Immane commistione tra animazione tradizionale e computer graphic, l’immensa Metropolis vive e pulsa su quattro diversi livelli. Come ormai standard narrativo nella fantascienza, l’opulento livello superiore vive sulle spalle e a discapito dei livelli inferiori. Nei livelli più bassi gli uomini ormai inutili, sostituiti dai robot, nel più basso, cuore energetico e fornace della città, i robot.
Il rapporto uomo-robot è al centro delle vicende, in una chiave che richiama la fantascienza di Asimov e che si dipana lungo dubbi di natura filosofica.
Il film è piuttosto lineare nonostante il risultato sia comunque piuttosto complesso a causa di una serie di passaggi volutamente criptici e insoluti (tra l’altro si ricordi che il manga di Tezuka è un’opera incompleta).
Lento e misurato, anche nei momenti di maggior azione, il film scorre su di un ritmo tutto suo, dilatato, quasi immerso nell’acqua.
Spettacolare tutto l’impianto della computer graphic, strabordante e incredibile. Mezzi, panoramiche e meccanismi immensi che si diramano e dipanano in grovigli arcaici. Impressionanti ingranaggi e scenografie, mezzi volanti immensi, architetture titaniche che corrono e pullulano di vita.
Immagini che incantano e sbalordiscono.
Il film non resta immune all’intervento di Otomo: un ombra di Akira aleggia e rimanda in molte scene (vedi soprattutto la fase finale del film).
La regia gioca con le inquadrature, con le dissolvenze, i passaggi incrociati. Tutto per mantenere costante quest’atmosfera retrò e questo mondo sospeso. Imperdibili le evoluzioni circolari che Rintaro ci regala sulle sparatorie o le brusche e stordenti zoomate che movimentano emozionalmente lo spettatore.
Per sottolineare ancora di più il tutto la colonna sonora, splendida, con pezzi originali (come “I can’t stop loving you”, in uno degli accostamenti più bizzarri che si potessero realizzare) e non, tutti di atmosfera inizio secolo, con spunti di blues e ritmi incalzanti, in un rapporto che si fa a volte all’antitesi con ila situazione in scena in un risultato inaspettato ma affascinante.
Per quanto la grafica dei personaggi ci troviamo davanti a tutti i cliché di Tezuka, grotteschi e caricaturali. Nasi, baffi e barbe abnormi, uomini corpulenti o longilinei.

Nell’aspetto generale degli esseri umani si nota una certa consistenza degli arti, leggermente ingrossati e da un idea gommosa (ricordano vagamente quelli di Braccio di Ferro) che abbinati ad una splendida e fluida animazione offrono un effetto visivo molto piacevole.

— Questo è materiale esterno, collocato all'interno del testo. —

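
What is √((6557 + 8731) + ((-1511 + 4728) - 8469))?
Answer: 2*√2509 ≈ 100.18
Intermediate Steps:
√((6557 + 8731) + ((-1511 + 4728) - 8469)) = √(15288 + (3217 - 8469)) = √(15288 - 5252) = √10036 = 2*√2509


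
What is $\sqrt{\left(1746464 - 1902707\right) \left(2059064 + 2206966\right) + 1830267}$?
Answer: $3 i \sqrt{74059499447} \approx 8.1642 \cdot 10^{5} i$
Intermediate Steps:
$\sqrt{\left(1746464 - 1902707\right) \left(2059064 + 2206966\right) + 1830267} = \sqrt{\left(-156243\right) 4266030 + 1830267} = \sqrt{-666537325290 + 1830267} = \sqrt{-666535495023} = 3 i \sqrt{74059499447}$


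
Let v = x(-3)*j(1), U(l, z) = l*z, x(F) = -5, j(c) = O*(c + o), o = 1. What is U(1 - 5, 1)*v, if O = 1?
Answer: 40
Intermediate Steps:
j(c) = 1 + c (j(c) = 1*(c + 1) = 1*(1 + c) = 1 + c)
v = -10 (v = -5*(1 + 1) = -5*2 = -10)
U(1 - 5, 1)*v = ((1 - 5)*1)*(-10) = -4*1*(-10) = -4*(-10) = 40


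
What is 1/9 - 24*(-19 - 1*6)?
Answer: 5401/9 ≈ 600.11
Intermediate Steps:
1/9 - 24*(-19 - 1*6) = ⅑ - 24*(-19 - 6) = ⅑ - 24*(-25) = ⅑ + 600 = 5401/9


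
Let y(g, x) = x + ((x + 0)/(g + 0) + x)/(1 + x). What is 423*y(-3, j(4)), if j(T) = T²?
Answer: 119568/17 ≈ 7033.4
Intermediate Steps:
y(g, x) = x + (x + x/g)/(1 + x) (y(g, x) = x + (x/g + x)/(1 + x) = x + (x + x/g)/(1 + x))
423*y(-3, j(4)) = 423*(4²*(1 + 2*(-3) - 3*4²)/(-3*(1 + 4²))) = 423*(16*(-⅓)*(1 - 6 - 3*16)/(1 + 16)) = 423*(16*(-⅓)*(1 - 6 - 48)/17) = 423*(16*(-⅓)*(1/17)*(-53)) = 423*(848/51) = 119568/17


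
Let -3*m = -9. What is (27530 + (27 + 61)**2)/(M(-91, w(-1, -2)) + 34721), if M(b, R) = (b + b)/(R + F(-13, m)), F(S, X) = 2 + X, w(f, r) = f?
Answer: 23516/23117 ≈ 1.0173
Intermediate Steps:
m = 3 (m = -1/3*(-9) = 3)
M(b, R) = 2*b/(5 + R) (M(b, R) = (b + b)/(R + (2 + 3)) = (2*b)/(R + 5) = (2*b)/(5 + R) = 2*b/(5 + R))
(27530 + (27 + 61)**2)/(M(-91, w(-1, -2)) + 34721) = (27530 + (27 + 61)**2)/(2*(-91)/(5 - 1) + 34721) = (27530 + 88**2)/(2*(-91)/4 + 34721) = (27530 + 7744)/(2*(-91)*(1/4) + 34721) = 35274/(-91/2 + 34721) = 35274/(69351/2) = 35274*(2/69351) = 23516/23117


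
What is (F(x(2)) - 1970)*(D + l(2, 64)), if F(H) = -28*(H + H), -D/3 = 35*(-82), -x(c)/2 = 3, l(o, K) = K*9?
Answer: -15009924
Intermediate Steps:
l(o, K) = 9*K
x(c) = -6 (x(c) = -2*3 = -6)
D = 8610 (D = -105*(-82) = -3*(-2870) = 8610)
F(H) = -56*H
(F(x(2)) - 1970)*(D + l(2, 64)) = (-56*(-6) - 1970)*(8610 + 9*64) = (336 - 1970)*(8610 + 576) = -1634*9186 = -15009924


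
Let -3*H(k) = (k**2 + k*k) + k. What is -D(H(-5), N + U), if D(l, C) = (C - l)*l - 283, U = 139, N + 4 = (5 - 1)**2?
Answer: 2773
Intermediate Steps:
N = 12 (N = -4 + (5 - 1)**2 = -4 + 4**2 = -4 + 16 = 12)
H(k) = -2*k**2/3 - k/3 (H(k) = -((k**2 + k*k) + k)/3 = -((k**2 + k**2) + k)/3 = -(2*k**2 + k)/3 = -(k + 2*k**2)/3 = -2*k**2/3 - k/3)
D(l, C) = -283 + l*(C - l) (D(l, C) = l*(C - l) - 283 = -283 + l*(C - l))
-D(H(-5), N + U) = -(-283 - (-1/3*(-5)*(1 + 2*(-5)))**2 + (12 + 139)*(-1/3*(-5)*(1 + 2*(-5)))) = -(-283 - (-1/3*(-5)*(1 - 10))**2 + 151*(-1/3*(-5)*(1 - 10))) = -(-283 - (-1/3*(-5)*(-9))**2 + 151*(-1/3*(-5)*(-9))) = -(-283 - 1*(-15)**2 + 151*(-15)) = -(-283 - 1*225 - 2265) = -(-283 - 225 - 2265) = -1*(-2773) = 2773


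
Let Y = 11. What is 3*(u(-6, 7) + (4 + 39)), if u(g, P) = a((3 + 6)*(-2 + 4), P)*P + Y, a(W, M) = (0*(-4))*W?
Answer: 162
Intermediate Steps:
a(W, M) = 0 (a(W, M) = 0*W = 0)
u(g, P) = 11 (u(g, P) = 0*P + 11 = 0 + 11 = 11)
3*(u(-6, 7) + (4 + 39)) = 3*(11 + (4 + 39)) = 3*(11 + 43) = 3*54 = 162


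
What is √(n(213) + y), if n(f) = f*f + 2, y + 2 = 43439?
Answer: 2*√22202 ≈ 298.01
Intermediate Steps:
y = 43437 (y = -2 + 43439 = 43437)
n(f) = 2 + f² (n(f) = f² + 2 = 2 + f²)
√(n(213) + y) = √((2 + 213²) + 43437) = √((2 + 45369) + 43437) = √(45371 + 43437) = √88808 = 2*√22202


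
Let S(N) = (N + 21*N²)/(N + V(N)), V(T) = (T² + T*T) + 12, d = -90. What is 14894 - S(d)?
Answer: 39991843/2687 ≈ 14883.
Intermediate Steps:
V(T) = 12 + 2*T² (V(T) = (T² + T²) + 12 = 2*T² + 12 = 12 + 2*T²)
S(N) = (N + 21*N²)/(12 + N + 2*N²) (S(N) = (N + 21*N²)/(N + (12 + 2*N²)) = (N + 21*N²)/(12 + N + 2*N²))
14894 - S(d) = 14894 - (-90)*(1 + 21*(-90))/(12 - 90 + 2*(-90)²) = 14894 - (-90)*(1 - 1890)/(12 - 90 + 2*8100) = 14894 - (-90)*(-1889)/(12 - 90 + 16200) = 14894 - (-90)*(-1889)/16122 = 14894 - 1*28335/2687 = 14894 - 28335/2687 = 39991843/2687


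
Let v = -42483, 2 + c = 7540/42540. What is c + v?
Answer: -90365218/2127 ≈ -42485.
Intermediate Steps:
c = -3877/2127 (c = -2 + 7540/42540 = -2 + 7540*(1/42540) = -2 + 377/2127 = -3877/2127 ≈ -1.8228)
c + v = -3877/2127 - 42483 = -90365218/2127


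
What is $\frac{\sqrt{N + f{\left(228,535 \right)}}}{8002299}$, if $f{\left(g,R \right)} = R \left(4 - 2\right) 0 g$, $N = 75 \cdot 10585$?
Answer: $\frac{5 \sqrt{31755}}{8002299} \approx 0.00011134$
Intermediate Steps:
$N = 793875$
$f{\left(g,R \right)} = 0$ ($f{\left(g,R \right)} = R \left(4 - 2\right) 0 g = R 2 \cdot 0 g = R 0 g = R 0 = 0$)
$\frac{\sqrt{N + f{\left(228,535 \right)}}}{8002299} = \frac{\sqrt{793875 + 0}}{8002299} = \sqrt{793875} \cdot \frac{1}{8002299} = 5 \sqrt{31755} \cdot \frac{1}{8002299} = \frac{5 \sqrt{31755}}{8002299}$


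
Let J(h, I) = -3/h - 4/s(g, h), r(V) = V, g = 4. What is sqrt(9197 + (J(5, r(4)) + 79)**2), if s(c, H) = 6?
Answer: sqrt(3428881)/15 ≈ 123.45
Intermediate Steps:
J(h, I) = -2/3 - 3/h (J(h, I) = -3/h - 4/6 = -3/h - 4*1/6 = -3/h - 2/3 = -2/3 - 3/h)
sqrt(9197 + (J(5, r(4)) + 79)**2) = sqrt(9197 + ((-2/3 - 3/5) + 79)**2) = sqrt(9197 + (-19/15 + 79)**2) = sqrt(9197 + (1166/15)**2) = sqrt(9197 + 1359556/225) = sqrt(3428881/225) = sqrt(3428881)/15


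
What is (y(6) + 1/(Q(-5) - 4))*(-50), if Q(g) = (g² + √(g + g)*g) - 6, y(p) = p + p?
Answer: -11430/19 - 10*I*√10/19 ≈ -601.58 - 1.6644*I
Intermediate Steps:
y(p) = 2*p
Q(g) = -6 + g² + √2*g^(3/2) (Q(g) = (g² + √(2*g)*g) - 6 = (g² + (√2*√g)*g) - 6 = (g² + √2*g^(3/2)) - 6 = -6 + g² + √2*g^(3/2))
(y(6) + 1/(Q(-5) - 4))*(-50) = (2*6 + 1/((-6 + (-5)² + √2*(-5)^(3/2)) - 4))*(-50) = (12 + 1/((-6 + 25 + √2*(-5*I*√5)) - 4))*(-50) = (12 + 1/((-6 + 25 - 5*I*√10) - 4))*(-50) = (12 + 1/((19 - 5*I*√10) - 4))*(-50) = (12 + 1/(15 - 5*I*√10))*(-50) = -600 - 50/(15 - 5*I*√10)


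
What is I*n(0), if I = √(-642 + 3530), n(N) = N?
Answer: 0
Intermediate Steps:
I = 38*√2 (I = √2888 = 38*√2 ≈ 53.740)
I*n(0) = (38*√2)*0 = 0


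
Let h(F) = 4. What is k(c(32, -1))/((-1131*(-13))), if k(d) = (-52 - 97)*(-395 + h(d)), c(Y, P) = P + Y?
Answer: 58259/14703 ≈ 3.9624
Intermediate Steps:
k(d) = 58259 (k(d) = (-52 - 97)*(-395 + 4) = -149*(-391) = 58259)
k(c(32, -1))/((-1131*(-13))) = 58259/((-1131*(-13))) = 58259/14703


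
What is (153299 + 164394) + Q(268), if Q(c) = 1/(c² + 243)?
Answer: 22895181432/72067 ≈ 3.1769e+5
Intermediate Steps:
Q(c) = 1/(243 + c²)
(153299 + 164394) + Q(268) = (153299 + 164394) + 1/(243 + 268²) = 317693 + 1/(243 + 71824) = 317693 + 1/72067 = 22895181432/72067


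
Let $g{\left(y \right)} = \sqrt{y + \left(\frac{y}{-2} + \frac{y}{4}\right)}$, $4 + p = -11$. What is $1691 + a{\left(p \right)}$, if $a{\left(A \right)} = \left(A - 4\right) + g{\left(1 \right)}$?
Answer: $1672 + \frac{\sqrt{3}}{2} \approx 1672.9$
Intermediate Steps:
$p = -15$ ($p = -4 - 11 = -15$)
$g{\left(y \right)} = \frac{\sqrt{3} \sqrt{y}}{2}$ ($g{\left(y \right)} = \sqrt{y + \left(y \left(- \frac{1}{2}\right) + y \frac{1}{4}\right)} = \sqrt{y + \left(- \frac{y}{2} + \frac{y}{4}\right)} = \sqrt{y - \frac{y}{4}} = \sqrt{\frac{3 y}{4}} = \frac{\sqrt{3} \sqrt{y}}{2}$)
$a{\left(A \right)} = -4 + A + \frac{\sqrt{3}}{2}$ ($a{\left(A \right)} = \left(A - 4\right) + \frac{\sqrt{3} \sqrt{1}}{2} = \left(-4 + A\right) + \frac{1}{2} \sqrt{3} \cdot 1 = \left(-4 + A\right) + \frac{\sqrt{3}}{2} = -4 + A + \frac{\sqrt{3}}{2}$)
$1691 + a{\left(p \right)} = 1691 - \left(19 - \frac{\sqrt{3}}{2}\right) = 1672 + \frac{\sqrt{3}}{2}$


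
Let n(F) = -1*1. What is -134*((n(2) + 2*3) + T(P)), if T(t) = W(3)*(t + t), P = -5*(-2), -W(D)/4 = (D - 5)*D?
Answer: -64990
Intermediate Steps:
n(F) = -1
W(D) = -4*D*(-5 + D) (W(D) = -4*(D - 5)*D = -4*(-5 + D)*D = -4*D*(-5 + D))
P = 10
T(t) = 48*t (T(t) = (4*3*(5 - 1*3))*(t + t) = (4*3*(5 - 3))*(2*t) = (4*3*2)*(2*t) = 24*(2*t) = 48*t)
-134*((n(2) + 2*3) + T(P)) = -134*((-1 + 2*3) + 48*10) = -134*((-1 + 6) + 480) = -134*(5 + 480) = -134*485 = -64990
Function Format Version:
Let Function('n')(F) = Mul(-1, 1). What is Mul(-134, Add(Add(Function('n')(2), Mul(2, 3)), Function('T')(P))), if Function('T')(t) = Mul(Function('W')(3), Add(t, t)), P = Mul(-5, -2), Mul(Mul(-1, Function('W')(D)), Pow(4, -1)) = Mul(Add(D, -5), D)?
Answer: -64990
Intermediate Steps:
Function('n')(F) = -1
Function('W')(D) = Mul(-4, D, Add(-5, D)) (Function('W')(D) = Mul(-4, Mul(Add(D, -5), D)) = Mul(-4, Mul(Add(-5, D), D)) = Mul(-4, Mul(D, Add(-5, D))) = Mul(-4, D, Add(-5, D)))
P = 10
Function('T')(t) = Mul(48, t) (Function('T')(t) = Mul(Mul(4, 3, Add(5, Mul(-1, 3))), Add(t, t)) = Mul(Mul(4, 3, Add(5, -3)), Mul(2, t)) = Mul(Mul(4, 3, 2), Mul(2, t)) = Mul(24, Mul(2, t)) = Mul(48, t))
Mul(-134, Add(Add(Function('n')(2), Mul(2, 3)), Function('T')(P))) = Mul(-134, Add(Add(-1, Mul(2, 3)), Mul(48, 10))) = Mul(-134, Add(Add(-1, 6), 480)) = Mul(-134, Add(5, 480)) = Mul(-134, 485) = -64990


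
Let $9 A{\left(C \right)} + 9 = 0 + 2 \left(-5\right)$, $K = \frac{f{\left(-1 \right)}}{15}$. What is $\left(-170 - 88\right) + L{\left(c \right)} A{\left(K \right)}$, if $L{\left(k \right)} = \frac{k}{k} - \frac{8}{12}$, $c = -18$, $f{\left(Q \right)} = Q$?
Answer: $- \frac{6985}{27} \approx -258.7$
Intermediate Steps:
$L{\left(k \right)} = \frac{1}{3}$ ($L{\left(k \right)} = 1 - \frac{2}{3} = \frac{1}{3}$)
$K = - \frac{1}{15} \approx -0.066667$
$A{\left(C \right)} = - \frac{19}{9}$ ($A{\left(C \right)} = -1 + \frac{0 + 2 \left(-5\right)}{9} = -1 + \frac{0 - 10}{9} = -1 + \frac{1}{9} \left(-10\right) = -1 - \frac{10}{9} = - \frac{19}{9}$)
$\left(-170 - 88\right) + L{\left(c \right)} A{\left(K \right)} = \left(-170 - 88\right) + \frac{1}{3} \left(- \frac{19}{9}\right) = -258 - \frac{19}{27} = - \frac{6985}{27}$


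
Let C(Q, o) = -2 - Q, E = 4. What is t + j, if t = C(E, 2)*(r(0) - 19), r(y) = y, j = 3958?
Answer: 4072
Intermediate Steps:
t = 114 (t = (-2 - 1*4)*(0 - 19) = (-2 - 4)*(-19) = -6*(-19) = 114)
t + j = 114 + 3958 = 4072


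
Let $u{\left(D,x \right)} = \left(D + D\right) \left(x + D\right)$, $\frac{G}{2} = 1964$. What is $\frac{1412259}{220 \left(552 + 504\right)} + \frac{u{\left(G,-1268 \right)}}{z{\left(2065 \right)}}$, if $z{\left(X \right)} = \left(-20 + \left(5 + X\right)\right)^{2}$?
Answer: $\frac{35966000649}{3254416000} \approx 11.051$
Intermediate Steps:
$G = 3928$ ($G = 2 \cdot 1964 = 3928$)
$u{\left(D,x \right)} = 2 D \left(D + x\right)$
$z{\left(X \right)} = \left(-15 + X\right)^{2}$
$\frac{1412259}{220 \left(552 + 504\right)} + \frac{u{\left(G,-1268 \right)}}{z{\left(2065 \right)}} = \frac{1412259}{220 \left(552 + 504\right)} + \frac{2 \cdot 3928 \left(3928 - 1268\right)}{\left(-15 + 2065\right)^{2}} = \frac{1412259}{220 \cdot 1056} + \frac{2 \cdot 3928 \cdot 2660}{2050^{2}} = \frac{1412259}{232320} + \frac{20896960}{4202500} = 1412259 \cdot \frac{1}{232320} + 20896960 \cdot \frac{1}{4202500} = \frac{470753}{77440} + \frac{1044848}{210125} = \frac{35966000649}{3254416000}$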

In definitiva Metropolis è una grande macchina di immagini e sequenze incredibili da ammirare e divorare con gli occhi. Risulterà molto più complesso sentirsi coinvolti dalla trama, che rimonta insieme molti classici cliché della fantascienza, ma in una chiave di lettura forse un po’ criptica e distante dalla nostra che meriterebbe un minimo di abitudine per essere fruita (in molti hanno avuto problemi nella comprensione di film come Akira, ma non certo per stupidità.). Insomma un film che non piacerà a tutti ma che merita sicuramente il passaggio cinematografico, sperando che per i prossimi film d’animazione giapponese si riservi un minimo d’attenzione in più, tanto per permettere una visione più meritevole e un panorama che offra una scelta più ampia.